The Lighthouse at Lakeside Village is owned by a non-profit organization. Non-profit facilities reinvest revenue into operations rather than distributing to shareholders. The facility is operated by IMMANUEL, a chain that manages multiple nursing homes. With 54 certified beds and approximately 31 residents (about 57% occupancy), it is a smaller facility located in Omaha, Nebraska.

How Does The Lighthouse At Lakeside Village Compare to Other Nebraska Nursing Homes?

Compared to the 100 nursing homes in Nebraska, The Lighthouse at Lakeside Village's overall rating (4 stars) is above the state average of 2.9, staff turnover (38%) is near the state average of 46%, and health inspection rating (3 stars) is at the national benchmark.

What Should Families Ask When Visiting The Lighthouse At Lakeside Village?

Based on this facility's data, families visiting should ask: "Can I visit during a mealtime to observe dining assistance and food quality?" "How do you handle medical emergencies, and what is your hospital transfer rate?" "Can I speak with family members of current residents about their experience?"

Is The Lighthouse At Lakeside Village Safe?

Based on CMS inspection data, The Lighthouse at Lakeside Village has a clean safety record: no substantiated abuse findings (meaning no confirmed cases of resident harm), no Immediate Jeopardy citations (the most serious violation level indicating risk of serious injury or death), and is not on the Special Focus Facility watch list (a federal program monitoring the lowest-performing 1% of nursing homes). The facility has a 4-star overall rating and ranks #1 of 100 nursing homes in Nebraska. While no facility is perfect, families should still ask about staff-to-resident ratios and recent inspection results during their visit.

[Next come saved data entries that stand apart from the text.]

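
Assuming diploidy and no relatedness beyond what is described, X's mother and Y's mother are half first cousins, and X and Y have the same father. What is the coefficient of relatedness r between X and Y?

0.265625

Independent pedigree routes through distinct common ancestors add.
X and Y are related in two ways: half second cousins through their mothers (r = 1/64) and half-sibs through their shared father (r = 1/4).
r = 1/64 + 1/4 = 0.265625.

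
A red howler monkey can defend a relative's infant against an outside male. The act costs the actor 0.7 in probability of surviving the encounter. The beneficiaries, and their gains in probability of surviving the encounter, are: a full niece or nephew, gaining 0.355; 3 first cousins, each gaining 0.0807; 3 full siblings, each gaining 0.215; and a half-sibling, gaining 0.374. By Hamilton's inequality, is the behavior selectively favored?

No

Hamilton's rule: the trait is favored when the sum of r·B over every recipient exceeds the actor's cost C.
r to a full niece or nephew = 0.25 (full aunt/uncle↔niece/nephew: two paths of length 3 through the shared grandparent pair: r = 2·(1/2)^3 = 1/4).
r to a first cousin = 0.125 (first cousins share one grandparent pair — two paths of length 4: r = 2·(1/2)^4 = 1/8).
r to a full sibling = 0.5 (full sibs share both parents — two paths of length 2: r = 2·(1/2)^2 = 1/2).
r to a half-sibling = 0.25 (half-sibs share one parent — one path of length 2: r = (1/2)^2 = 1/4).
Summing one r·B term per recipient: 1·0.25·0.355 + 3·0.125·0.0807 + 3·0.5·0.215 + 1·0.25·0.374 = 0.5350125.
0.5350125 < 0.7: the indirect benefit is less than the cost.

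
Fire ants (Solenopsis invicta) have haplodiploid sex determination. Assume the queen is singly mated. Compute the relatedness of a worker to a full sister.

Haplodiploid full sisters inherit their father's entire haploid genome identically (contributing 1/2) and on average half of their mother's contribution (1/2 · 1/2 = 1/4); r = 1/2 + 1/4 = 3/4.

0.75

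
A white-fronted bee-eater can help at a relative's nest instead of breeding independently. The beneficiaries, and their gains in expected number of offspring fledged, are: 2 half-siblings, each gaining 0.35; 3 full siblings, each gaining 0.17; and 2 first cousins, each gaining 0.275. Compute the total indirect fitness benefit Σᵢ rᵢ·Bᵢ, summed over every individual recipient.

r to a half-sibling = 0.25 (half-sibs share one parent — one path of length 2: r = (1/2)^2 = 1/4).
r to a full sibling = 0.5 (full sibs share both parents — two paths of length 2: r = 2·(1/2)^2 = 1/2).
r to a first cousin = 0.125 (first cousins share one grandparent pair — two paths of length 4: r = 2·(1/2)^4 = 1/8).
Summing one r·B term per recipient: 2·0.25·0.35 + 3·0.5·0.17 + 2·0.125·0.275 = 0.49875.

0.49875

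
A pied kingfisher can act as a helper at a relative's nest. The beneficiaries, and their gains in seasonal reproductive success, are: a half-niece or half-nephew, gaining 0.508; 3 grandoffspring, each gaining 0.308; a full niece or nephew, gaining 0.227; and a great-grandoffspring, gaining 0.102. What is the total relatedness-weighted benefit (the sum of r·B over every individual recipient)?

0.364

r to a half-niece or half-nephew = 0.125 (half-aunt/uncle↔niece/nephew: one path of length 3: r = (1/2)^3 = 1/8).
r to a grandoffspring = 0.25 (two parent–offspring links: r = (1/2)^2 = 1/4).
r to a full niece or nephew = 1/4 (full aunt/uncle↔niece/nephew: two paths of length 3 through the shared grandparent pair: r = 2·(1/2)^3 = 1/4).
r to a great-grandoffspring = 0.125 (three parent–offspring links: r = (1/2)^3 = 1/8).
Summing one r·B term per recipient: 1·0.125·0.508 + 3·0.25·0.308 + 1·0.25·0.227 + 1·0.125·0.102 = 0.364.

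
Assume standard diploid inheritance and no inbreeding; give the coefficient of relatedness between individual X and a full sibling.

0.5

Each parent–offspring link contributes a factor of 1/2, and independent paths through distinct common ancestors add.
Full sibs share both parents — two paths of length 2: r = 2·(1/2)^2 = 1/2.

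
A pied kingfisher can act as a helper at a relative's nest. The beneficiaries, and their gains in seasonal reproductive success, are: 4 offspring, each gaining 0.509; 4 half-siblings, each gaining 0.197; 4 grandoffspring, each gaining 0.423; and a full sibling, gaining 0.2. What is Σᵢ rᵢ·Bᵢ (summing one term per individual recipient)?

1.738

r to an offspring = 1/2 (one parent–offspring link: r = (1/2)^1 = 1/2).
r to a half-sibling = 0.25 (half-sibs share one parent — one path of length 2: r = (1/2)^2 = 1/4).
r to a grandoffspring = 0.25 (two parent–offspring links: r = (1/2)^2 = 1/4).
r to a full sibling = 1/2 (full sibs share both parents — two paths of length 2: r = 2·(1/2)^2 = 1/2).
Summing one r·B term per recipient: 4·0.5·0.509 + 4·0.25·0.197 + 4·0.25·0.423 + 1·0.5·0.2 = 1.738.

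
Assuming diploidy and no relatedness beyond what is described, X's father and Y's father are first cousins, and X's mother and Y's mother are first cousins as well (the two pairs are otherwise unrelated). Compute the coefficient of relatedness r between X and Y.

0.0625

Independent pedigree routes through distinct common ancestors add.
X and Y are related in two ways: second cousins through their fathers (r = 1/32) and second cousins through their mothers (r = 1/32).
r = 1/32 + 1/32 = 1/16 = 0.0625.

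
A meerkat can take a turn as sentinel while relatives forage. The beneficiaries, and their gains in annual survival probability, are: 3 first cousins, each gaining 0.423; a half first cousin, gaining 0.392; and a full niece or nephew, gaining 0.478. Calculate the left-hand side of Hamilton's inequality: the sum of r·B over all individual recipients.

0.302625

r to a first cousin = 0.125 (first cousins share one grandparent pair — two paths of length 4: r = 2·(1/2)^4 = 1/8).
r to a half first cousin = 1/16 (half first cousins share one grandparent — one path of length 4: r = (1/2)^4 = 1/16).
r to a full niece or nephew = 0.25 (full aunt/uncle↔niece/nephew: two paths of length 3 through the shared grandparent pair: r = 2·(1/2)^3 = 1/4).
Summing one r·B term per recipient: 3·0.125·0.423 + 1·0.0625·0.392 + 1·0.25·0.478 = 0.302625.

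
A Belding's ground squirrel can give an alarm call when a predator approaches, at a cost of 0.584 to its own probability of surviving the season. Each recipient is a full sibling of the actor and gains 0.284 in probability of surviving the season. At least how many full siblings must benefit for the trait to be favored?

r to a full sibling = 1/2 (full sibs share both parents — two paths of length 2: r = 2·(1/2)^2 = 1/2).
Hamilton's rule: n·r·B > C  ⇒  n > C/(r·B) = 0.584/(0.5·0.284) = 4.113.
The smallest integer exceeding 4.113 is 5.

5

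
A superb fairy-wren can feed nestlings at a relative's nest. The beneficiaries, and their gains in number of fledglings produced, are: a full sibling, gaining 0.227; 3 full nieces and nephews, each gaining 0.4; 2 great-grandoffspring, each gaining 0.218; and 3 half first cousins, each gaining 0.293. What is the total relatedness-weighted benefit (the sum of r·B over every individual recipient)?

0.5229375

r to a full sibling = 0.5 (full sibs share both parents — two paths of length 2: r = 2·(1/2)^2 = 1/2).
r to a full niece or nephew = 1/4 (full aunt/uncle↔niece/nephew: two paths of length 3 through the shared grandparent pair: r = 2·(1/2)^3 = 1/4).
r to a great-grandoffspring = 1/8 (three parent–offspring links: r = (1/2)^3 = 1/8).
r to a half first cousin = 0.0625 (half first cousins share one grandparent — one path of length 4: r = (1/2)^4 = 1/16).
Summing one r·B term per recipient: 1·0.5·0.227 + 3·0.25·0.4 + 2·0.125·0.218 + 3·0.0625·0.293 = 0.5229375.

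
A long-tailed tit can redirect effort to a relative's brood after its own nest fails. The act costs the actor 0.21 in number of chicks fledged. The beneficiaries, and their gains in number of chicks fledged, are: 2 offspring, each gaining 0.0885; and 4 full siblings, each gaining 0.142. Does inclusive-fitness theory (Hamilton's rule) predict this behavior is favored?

Hamilton's rule: the trait is favored when the sum of r·B over every recipient exceeds the actor's cost C.
r to an offspring = 0.5 (one parent–offspring link: r = (1/2)^1 = 1/2).
r to a full sibling = 1/2 (full sibs share both parents — two paths of length 2: r = 2·(1/2)^2 = 1/2).
Summing one r·B term per recipient: 2·0.5·0.0885 + 4·0.5·0.142 = 0.3725.
0.3725 > 0.21: the indirect benefit exceeds the cost.

Yes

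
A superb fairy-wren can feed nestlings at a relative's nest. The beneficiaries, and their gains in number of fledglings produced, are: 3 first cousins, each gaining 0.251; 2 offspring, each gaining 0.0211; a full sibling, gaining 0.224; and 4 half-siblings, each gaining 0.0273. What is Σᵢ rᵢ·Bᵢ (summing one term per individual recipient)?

0.254525

r to a first cousin = 0.125 (first cousins share one grandparent pair — two paths of length 4: r = 2·(1/2)^4 = 1/8).
r to an offspring = 0.5 (one parent–offspring link: r = (1/2)^1 = 1/2).
r to a full sibling = 0.5 (full sibs share both parents — two paths of length 2: r = 2·(1/2)^2 = 1/2).
r to a half-sibling = 0.25 (half-sibs share one parent — one path of length 2: r = (1/2)^2 = 1/4).
Summing one r·B term per recipient: 3·0.125·0.251 + 2·0.5·0.0211 + 1·0.5·0.224 + 4·0.25·0.0273 = 0.254525.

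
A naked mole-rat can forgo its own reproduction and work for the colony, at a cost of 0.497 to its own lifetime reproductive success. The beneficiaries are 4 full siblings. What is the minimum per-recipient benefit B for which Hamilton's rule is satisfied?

r to a full sibling = 0.5 (full sibs share both parents — two paths of length 2: r = 2·(1/2)^2 = 1/2).
Hamilton's rule with n recipients of equal r: n·r·B > C, so B > C/(n·r) = 0.497/(4·0.5) = 0.2485.

0.2485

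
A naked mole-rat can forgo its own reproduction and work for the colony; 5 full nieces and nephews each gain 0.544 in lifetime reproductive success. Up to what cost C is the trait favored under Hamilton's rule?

r to a full niece or nephew = 1/4 (full aunt/uncle↔niece/nephew: two paths of length 3 through the shared grandparent pair: r = 2·(1/2)^3 = 1/4).
Hamilton's rule: n·r·B > C, so the trait is favored while C < n·r·B = 5·0.25·0.544 = 0.68.

0.68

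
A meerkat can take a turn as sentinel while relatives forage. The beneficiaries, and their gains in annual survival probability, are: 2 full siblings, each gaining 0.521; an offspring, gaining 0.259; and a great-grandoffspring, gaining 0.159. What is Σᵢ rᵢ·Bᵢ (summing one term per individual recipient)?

r to a full sibling = 0.5 (full sibs share both parents — two paths of length 2: r = 2·(1/2)^2 = 1/2).
r to an offspring = 1/2 (one parent–offspring link: r = (1/2)^1 = 1/2).
r to a great-grandoffspring = 0.125 (three parent–offspring links: r = (1/2)^3 = 1/8).
Summing one r·B term per recipient: 2·0.5·0.521 + 1·0.5·0.259 + 1·0.125·0.159 = 0.670375.

0.670375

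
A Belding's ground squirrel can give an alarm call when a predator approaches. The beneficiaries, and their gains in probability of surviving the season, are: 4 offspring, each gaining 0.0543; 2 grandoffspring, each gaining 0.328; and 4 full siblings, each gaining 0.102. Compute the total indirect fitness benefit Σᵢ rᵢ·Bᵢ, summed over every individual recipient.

0.4766

r to an offspring = 0.5 (one parent–offspring link: r = (1/2)^1 = 1/2).
r to a grandoffspring = 1/4 (two parent–offspring links: r = (1/2)^2 = 1/4).
r to a full sibling = 0.5 (full sibs share both parents — two paths of length 2: r = 2·(1/2)^2 = 1/2).
Summing one r·B term per recipient: 4·0.5·0.0543 + 2·0.25·0.328 + 4·0.5·0.102 = 0.4766.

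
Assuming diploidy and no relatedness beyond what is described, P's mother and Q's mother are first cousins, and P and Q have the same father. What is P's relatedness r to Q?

Relatedness sums over independent paths through distinct common ancestors.
P and Q are related in two ways: second cousins through their mothers (r = 1/32) and half-sibs through their shared father (r = 1/4).
r = 1/32 + 1/4 = 0.28125.

0.28125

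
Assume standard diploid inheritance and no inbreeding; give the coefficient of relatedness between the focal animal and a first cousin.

First cousins share one grandparent pair — two paths of length 4: r = 2·(1/2)^4 = 1/8.

0.125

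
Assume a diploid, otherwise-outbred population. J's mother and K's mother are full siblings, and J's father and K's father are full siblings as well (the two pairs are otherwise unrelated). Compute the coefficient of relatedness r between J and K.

0.25

With two independent routes of shared ancestry, r is the sum of the two contributions.
J and K are related in two ways: first cousins through their mothers (r = 1/8) and first cousins through their fathers (r = 1/8) — i.e. double first cousins.
r = 1/8 + 1/8 = 1/4 = 0.25.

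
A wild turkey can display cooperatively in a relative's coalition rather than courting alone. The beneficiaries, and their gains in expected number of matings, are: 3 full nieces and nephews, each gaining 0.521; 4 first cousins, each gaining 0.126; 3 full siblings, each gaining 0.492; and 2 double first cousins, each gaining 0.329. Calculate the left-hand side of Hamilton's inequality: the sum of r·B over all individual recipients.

1.35625

r to a full niece or nephew = 0.25 (full aunt/uncle↔niece/nephew: two paths of length 3 through the shared grandparent pair: r = 2·(1/2)^3 = 1/4).
r to a first cousin = 0.125 (first cousins share one grandparent pair — two paths of length 4: r = 2·(1/2)^4 = 1/8).
r to a full sibling = 1/2 (full sibs share both parents — two paths of length 2: r = 2·(1/2)^2 = 1/2).
r to a double first cousin = 1/4 (double first cousins share both grandparent pairs — four paths of length 4: r = 4·(1/2)^4 = 1/4).
Summing one r·B term per recipient: 3·0.25·0.521 + 4·0.125·0.126 + 3·0.5·0.492 + 2·0.25·0.329 = 1.35625.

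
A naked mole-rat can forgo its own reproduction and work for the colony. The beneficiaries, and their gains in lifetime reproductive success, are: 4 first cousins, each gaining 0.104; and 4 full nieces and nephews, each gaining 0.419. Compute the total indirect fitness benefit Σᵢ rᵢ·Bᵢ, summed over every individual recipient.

r to a first cousin = 1/8 (first cousins share one grandparent pair — two paths of length 4: r = 2·(1/2)^4 = 1/8).
r to a full niece or nephew = 1/4 (full aunt/uncle↔niece/nephew: two paths of length 3 through the shared grandparent pair: r = 2·(1/2)^3 = 1/4).
Summing one r·B term per recipient: 4·0.125·0.104 + 4·0.25·0.419 = 0.471.

0.471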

Do Nurses at The Lighthouse At Lakeside Village Stick Around?

The Lighthouse at Lakeside Village has a staff turnover rate of 38%, which is about average for Nebraska nursing homes (state average: 46%). Moderate turnover is common in nursing homes, but families should still ask about staff tenure and how the facility maintains care continuity when employees leave.

Was The Lighthouse At Lakeside Village Ever Fined?

The Lighthouse at Lakeside Village has no federal fines on record. CMS issues fines when nursing homes fail to meet care standards or don't correct problems found during inspections. The absence of fines suggests the facility has either maintained compliance or corrected any issues before penalties were assessed. This is a positive indicator, though families should still review recent inspection reports for the full picture.

Is The Lighthouse At Lakeside Village on Any Federal Watch List?

The Lighthouse at Lakeside Village is not on any federal watch list. The most significant is the Special Focus Facility (SFF) program, which identifies the bottom 1% of nursing homes nationally based on persistent, serious quality problems. Not being on this list means the facility has avoided the pattern of deficiencies that triggers enhanced federal oversight. This is a positive indicator, though families should still review the facility's inspection history directly.